Brokerage reactions and price-target moves
A number of other sell-side firms have adjusted price targets and reiterated views following the company’s results and the strength observed in fuel margins:
- KeyBanc Capital Markets retained an Overweight rating and set a $460 price target, citing stronger-than-expected fuel margins, especially in October.
- Stephens raised its price target to $475, pointing to robust retail fuel margins and ongoing strength in the nicotine segment.
- Wells Fargo lifted its price target to $410 while keeping an Equal Weight rating, forecasting a solid fourth quarter underpinned by fuel sales and steady store performance.
- Jefferies moved its price target to $405, noting potential upside in fourth-quarter results based on improved traffic trends and modest fuel margin gains.
Corporate update
In a separate corporate development disclosed by the company, CEO Mindy K. West is set to receive a significant compensation package effective January 1, 2026.
Bottom line
Taken together, the recent results, analyst commentary and price-target adjustments point to positive near-term momentum for Murphy USA driven by retail fuel margins and stable store execution. At the same time, the central analytic concern remains whether margin strength can be sustained long enough to produce consistent EBITDA and EPS growth into 2026 and beyond.
Key points
- Raymond James reiterates Market Perform on Murphy USA after a Q4 2025 EBITDA beat driven by fuel margin upside and better same-store sales.

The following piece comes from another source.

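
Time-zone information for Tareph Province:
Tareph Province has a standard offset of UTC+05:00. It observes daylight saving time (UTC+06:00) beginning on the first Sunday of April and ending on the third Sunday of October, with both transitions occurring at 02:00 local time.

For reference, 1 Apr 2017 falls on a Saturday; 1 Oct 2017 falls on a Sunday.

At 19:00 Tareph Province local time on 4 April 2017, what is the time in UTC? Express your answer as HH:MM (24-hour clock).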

- Multiple brokerages raised or maintained price targets, reflecting strength in retail fuel margins and stable retail execution.
- Company valuation metrics show profitability with a trailing P/E of 19.33 and thin gross profit margins of 7.6%.
Risks and uncertainties
- Raymond James flagged a risk that EBITDA and EPS may not grow consistently without meaningful and sustained fuel margin expansion - a concern that affects investors and those focused on retail energy exposure.
- The implied 2026 outlook from the research firm suggests potential flat to modestly negative year-over-year EBITDA and net income despite continued store growth and capital spending - creating uncertainty for revenue and cash-flow projections.